SI PAGA IN DINARI… MA LA MONETA VA GIU’
E’ qui che il racconto dei nostri amici si fa ancor più avvincente e, insieme, drammatico. Erba prosegue: "Alla biglietteria c’era una fila di circa 150 persone, e all’inizio non ci sembrava poi un problema così grosso. Subito dopo, però, scopriamo che è possibile pagare i biglietti esclusivamente in moneta locale: i Dinari. Le spese impreviste di questi giorni, però, ci avevano lasciato a corto di moneta e non venivano accettate in nessun modo né carte di credito né euro. Ci siamo messi quindi in caccia di Dinari all’interno del porto e fortunatamente un negoziante ce ne ha cambiato una buona cifra, ben contento di intascare i nostri Euro. Sì perché nel frattempo la moneta locale, con il paese sull’orlo della guerra civile, è crollata di valore. Di conseguenza, ogni ora la biglietteria della Grimaldi chiudeva per aggiornare il prezzo in Dinari, che diventava via via più caro. Nel frattempo continuavamo a chiamare la Farnesina perché lì al porto nessuno dall’ambasciata italiana veniva in nostro aiuto. Eravamo in coda dalle 9:15 del mattino e a un certo punto è circolata la voce che alla biglietteria avrebbero accettato anche gli euro, e ci siamo un po’ tranquillizzati visto che il prezzo saliva sempre più e i nostri dinari diventavano carta straccia da un minuto all’altro. C’era davvero tanta tensione, la gente in fila litigava di continuo e abbiamo avuto davvero paura di non riuscire a prendere la nave".

PER UN CA… RISCHIAMO DI PERDERE TUTTO
Finalmente è il nostro turno, sono le 14:30 e la nave parte alle 15:00. Ci staccano i biglietti e ci comunicano la cifra… Contiamo i soldi e non ce la facciamo… mi scappa un piccolo turpiloquio: "Cazzo!
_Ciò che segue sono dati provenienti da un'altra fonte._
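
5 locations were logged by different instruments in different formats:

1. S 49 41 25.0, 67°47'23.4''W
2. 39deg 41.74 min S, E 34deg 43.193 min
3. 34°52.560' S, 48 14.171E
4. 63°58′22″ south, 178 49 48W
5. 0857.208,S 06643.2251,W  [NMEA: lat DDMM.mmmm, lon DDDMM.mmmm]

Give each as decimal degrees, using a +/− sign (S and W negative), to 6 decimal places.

1. -49.690278, -67.789833
2. -39.695667, 34.719883
3. -34.876000, 48.236183
4. -63.972778, -178.830000
5. -8.953467, -66.720418

Point 1:
  Latitude: 49° + 41/60 + 25/3600 = 49 + 0.683333 + 0.006944 = 49.6902778
  S → negative
  λ: 67 + 47/60 + 23.4/3600 = 67.7898333
  W → negative
Point 2:
  φ: 41.74′ = 0.695667°; total 39.6956667
  S ⇒ negate
  Longitude: 43.193′ = 0.719883°; total 34.7198833
  E ⇒ keep positive
Point 3:
  Latitude: 52.56′ = 0.876000°; total 34.8760000
  S → negative
  Lon: 48 + 14.171/60 = 48.2361833
  E → positive
Point 4:
  Latitude: 63° + 58/60 + 22/3600 = 63 + 0.966667 + 0.006111 = 63.9727778
  S ⇒ negate
  Longitude: 178 + 49/60 + 48/3600 = 178.8300000
  W → negative
Point 5:
  Lat: degrees = first 2 digits = 8, minutes = 57.208; 8 + 57.208/60 = 8.9534667
  S → negative
  λ: split at 3 digits → 066° and 43.2251′; 66 + 43.2251/60 = 66.7204183
  hemisphere W, so the sign is −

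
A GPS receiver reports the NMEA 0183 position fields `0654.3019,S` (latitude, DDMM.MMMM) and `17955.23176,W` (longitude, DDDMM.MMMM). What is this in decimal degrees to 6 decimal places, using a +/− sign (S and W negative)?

Latitude: split at 2 digits → 06° and 54.3019′; 6 + 54.3019/60 = 6.9050317
S → negative
Longitude: split at 3 digits → 179° and 55.23176′; 179 + 55.23176/60 = 179.9205293
W ⇒ negate

-6.905032, -179.920529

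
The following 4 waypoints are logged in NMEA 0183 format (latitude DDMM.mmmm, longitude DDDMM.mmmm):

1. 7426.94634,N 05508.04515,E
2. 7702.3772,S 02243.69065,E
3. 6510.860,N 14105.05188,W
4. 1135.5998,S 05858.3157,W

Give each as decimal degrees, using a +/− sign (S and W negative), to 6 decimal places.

1. 74.449106, 55.134086
2. -77.039620, 22.728178
3. 65.181000, -141.084198
4. -11.593330, -58.971928

Point 1:
  Latitude: split at 2 digits → 74° and 26.94634′; 74 + 26.94634/60 = 74.4491057
  N → positive
  λ: degrees = first 3 digits = 55, minutes = 8.04515; 55 + 8.04515/60 = 55.1340858
  E ⇒ keep positive
Point 2:
  Lat: split at 2 digits → 77° and 2.3772′; 77 + 2.3772/60 = 77.0396200
  hemisphere S, so the sign is −
  Lon: degrees = first 3 digits = 22, minutes = 43.69065; 22 + 43.69065/60 = 22.7281775
  E → positive
Point 3:
  Latitude: degrees = first 2 digits = 65, minutes = 10.86; 65 + 10.86/60 = 65.1810000
  N → positive
  λ: degrees = first 3 digits = 141, minutes = 5.05188; 141 + 5.05188/60 = 141.0841980
  W ⇒ negate
Point 4:
  Latitude: degrees = first 2 digits = 11, minutes = 35.5998; 11 + 35.5998/60 = 11.5933300
  S ⇒ negate
  λ: split at 3 digits → 058° and 58.3157′; 58 + 58.3157/60 = 58.9719283
  hemisphere W, so the sign is −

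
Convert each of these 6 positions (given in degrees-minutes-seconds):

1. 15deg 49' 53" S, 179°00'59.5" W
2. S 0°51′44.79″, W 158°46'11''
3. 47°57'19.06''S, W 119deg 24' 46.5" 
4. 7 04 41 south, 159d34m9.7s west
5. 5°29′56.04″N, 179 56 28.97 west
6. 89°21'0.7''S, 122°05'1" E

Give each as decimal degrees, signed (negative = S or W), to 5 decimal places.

1. -15.83139, -179.01653
2. -0.86244, -158.76972
3. -47.95529, -119.41292
4. -7.07806, -159.56936
5. 5.49890, -179.94138
6. -89.35019, 122.08361

Point 1:
  Lat: 15 + 49/60 + 53/3600 = 15.831389
  hemisphere S, so the sign is −
  Lon: 0′ + 59.5″ = 0.99167′; 179 + 0.99167/60 = 179.016528
  hemisphere W, so the sign is −
Point 2:
  φ: 0° + 51/60 + 44.79/3600 = 0 + 0.850000 + 0.012442 = 0.862442
  hemisphere S, so the sign is −
  Lon: 46′ + 11″ = 46.18333′; 158 + 46.18333/60 = 158.769722
  hemisphere W, so the sign is −
Point 3:
  Lat: 47 + 57/60 + 19.06/3600 = 47.955294
  hemisphere S, so the sign is −
  λ: 119 + 24/60 + 46.5/3600 = 119.412917
  W → negative
Point 4:
  Latitude: 7° + 4/60 + 41/3600 = 7 + 0.066667 + 0.011389 = 7.078056
  S → negative
  λ: 34′ + 9.7″ = 34.16167′; 159 + 34.16167/60 = 159.569361
  W → negative
Point 5:
  Latitude: 29′ + 56.04″ = 29.93400′; 5 + 29.93400/60 = 5.498900
  N → positive
  Lon: 179 + 56/60 + 28.97/3600 = 179.941381
  hemisphere W, so the sign is −
Point 6:
  Latitude: 21′ + 0.7″ = 21.01167′; 89 + 21.01167/60 = 89.350194
  S → negative
  Lon: 122° + 5/60 + 1/3600 = 122 + 0.083333 + 0.000278 = 122.083611
  E ⇒ keep positive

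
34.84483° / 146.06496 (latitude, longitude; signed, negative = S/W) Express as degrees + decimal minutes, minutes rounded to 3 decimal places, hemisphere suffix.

34° 50.690′ N, 146° 3.898′ E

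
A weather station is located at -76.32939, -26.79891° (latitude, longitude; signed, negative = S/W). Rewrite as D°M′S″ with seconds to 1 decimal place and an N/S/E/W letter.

Latitude is negative → S; |value| = 76.329390
Lat: 0.329390° → 19.76340′; 0.76340 × 60 = 45.804″
Longitude is negative → W; |value| = 26.798910
Longitude: 0.798910 × 60 = 47.93460′ → 47′, remainder × 60 = 56.076″

76°19′45.8″ S, 26°47′56.1″ W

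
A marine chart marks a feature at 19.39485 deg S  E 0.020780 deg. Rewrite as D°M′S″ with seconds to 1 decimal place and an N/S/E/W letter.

Latitude: 0.394850 × 60 = 23.69100′ → 23′, remainder × 60 = 41.460″
Lon: 0.020780 × 60 = 1.24680′ → 1′, remainder × 60 = 14.808″

19°23′41.5″ S, 0°01′14.8″ E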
Non ci bastano i soldi!"… La bigliettaia mi sente e si infuria perché pensa che sia un’offesa verso di lei, prende i biglietti, li straccia e li butta nel cestino. Non sappiamo che fare, cerchiamo in tutti i modi di spiegarle che non ce l’avevamo con lei, cerchiamo di chiedere aiuto a un impiegato dell’ambasciata che nel frattempo è arrivato (quando ormai il 99% dei problemi era risolto), ma non ci ascolta. Alla fine la bigliettaia, impietosita dalle nostre scuse ci restituisce i biglietti. E lì l’unica botta di fortuna ci assiste: l’impiegata sbaglia a fare il cambio euro/dinaro e miracolosamente i nostri soldi bastano. Paghiamo, recuperiamo di corsa le moto e riusciamo a prendere la nave per il rotto della cuffia.
Dopo la partenza è il momento dei racconti di altri che hanno vissuto questa esperienza come noi e scopriamo che c’è chi ha pagato i biglietti anche il doppio di noi, ma scopriamo anche che ci sono stati una ventina di enduristi tedeschi e olandesi a cui sono state rubate le moto e due turisti polacchi che sono stati letteralmente speronati e buttati giù dalle moto.
L’ultima beffa della Grimaldi arriva però la mattina seguente
(lunedì 17 gennaio. N.d.R.) quando la nave arriva in porto a Salerno e fanno scendere tutti, mentre noi avevamo pagato fino a Civitavecchia… Poco male, ormai siamo in Italia.
Ce ne saliamo pian piano verso Roma ma l’atmosfera è davvero surreale, ne abbiamo viste talmente tante in questi giorni che continuiamo ad essere sospettosi verso tutto e continuiamo a guardarci intorno di continuo…
Ma a parte ciò vogliamo ringraziare la Guardia Nazionale tunisina, che ci ha davvero aiutato e anche gli albergatori di Douz e Tunisi per l’aiuto e la protezione che ci hanno garantito. Resta un grosso cruccio: sapere che la Farnesina non ha fatto nulla per aiutare gli Italiani in Tunisia.